In summary, the present invention provides an improved method for calculating bit error rates, which method has greater accuracy as a direct consequence of the ability to provide BER information over an entire transmitted burst. Moreover, the present invention provides a measurement of signal quality (Rx-Qual in GSM terms) without the need for a distinct BER calculation on a specific portion of a frame.

It will, of course, be understood that the above description has been given by way of example only, and that modifications in detail may be made within the scope of the invention. For example, the channel decoder and the channel equaliser may be used independently of each other, or in a complementary arrangement.

Claims (11)

Claims

1. A method of calculating a bit error rate (BER) for a received signal, comprising the steps of: error correcting, in a correction element, the received signal to provide a corrected output signal; re-encoding the corrected output signal to produce an encoded signal indicative of an error-free signal ideally received by the correction element; and comparing of the received signal with the encoded signal to determine a number of bit errors in the received signal.

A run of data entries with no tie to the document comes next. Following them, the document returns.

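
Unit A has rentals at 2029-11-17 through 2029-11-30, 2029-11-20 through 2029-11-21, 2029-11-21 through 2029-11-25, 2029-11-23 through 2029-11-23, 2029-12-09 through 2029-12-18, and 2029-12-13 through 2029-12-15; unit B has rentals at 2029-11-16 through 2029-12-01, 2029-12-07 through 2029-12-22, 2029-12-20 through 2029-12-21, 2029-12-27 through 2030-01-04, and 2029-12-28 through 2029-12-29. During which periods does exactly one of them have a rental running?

2029-11-16 through 2029-11-16, 2029-12-01 through 2029-12-01, 2029-12-07 through 2029-12-08, 2029-12-19 through 2029-12-22, 2029-12-27 through 2030-01-04

Merge the first list: 2029-11-17 through 2029-11-30, 2029-12-09 through 2029-12-18.
Merge the second list: 2029-11-16 through 2029-12-01, 2029-12-07 through 2029-12-22, 2029-12-27 through 2030-01-04.
A \ B = none.
B \ A = 2029-11-16 through 2029-11-16, 2029-12-01 through 2029-12-01, 2029-12-07 through 2029-12-08, 2029-12-19 through 2029-12-22, 2029-12-27 through 2030-01-04.
Union of the two gives the symmetric difference.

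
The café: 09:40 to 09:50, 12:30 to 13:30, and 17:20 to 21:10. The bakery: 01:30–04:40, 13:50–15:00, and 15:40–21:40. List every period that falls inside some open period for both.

17:20-21:10

09:40-09:50 falls entirely outside B.
12:30-13:30 falls entirely outside B.
17:20-21:10 overlaps B on 17:20-21:10.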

2. Apparatus for determining a bit error rate of a received signal, comprising: means for error correcting the received signal to provide a corrected output signal; means for re-encoding the corrected output signal to produce an encoded signal indicative of an error-free signal ideally received by the correction element; and means for comparing of the received signal with the encoded signal to determine a number of bit errors in the received signal.

3. Apparatus according to claim 2, wherein the means for re-encoding is a convolutional coder and the means for error correcting is a Viterbi decoder.

4. Apparatus according to claim 2, wherein the means for re-encoding is a modulator and the means for error correcting is a Viterbi Maximum Likelihood Sequence Estimator (MLSE).

5. Apparatus according to claim 2 or 3, further comprising a soft-to-hard quantizer for quantizing the received signal to produce logical binary values, the soft-to-hard quantizer coupling the received signal to the means for comparing.

6. Apparatus according to claim 2, 3 or 4, wherein the means for comparing further comprises: a bit error calculator for comparing respective bits of the received signal and the encoded signal and for generating an error signal in response to a difference therebetween; and a bit error accumulator, responsive to error signals generated by the bit error calculator, for counting a number of error signals provided thereto.

7. Apparatus according to claim 6, further comprising timing means, coupled to the bit error accumulator, for providing a timing signal thereto, the timing signal arranged to time a predetermined period in which the number of error signals provided to the bit error accumulator is assessed.

8. Apparatus according to claim 7, wherein the timing signal is provided periodically.

9. A radio communication device comprising the apparatus of any one of claims 2 to 8.

10. A method of calculating a bit error rate (BER) for a received signal substantially as hereinbefore described with reference to FIGs. 1 and 2 of the accompanying drawings.

11. Apparatus for determining a bit error rate of a received signal substantially as hereinbefore described with reference to FIGs. 1 and 2 of the accompanying drawings.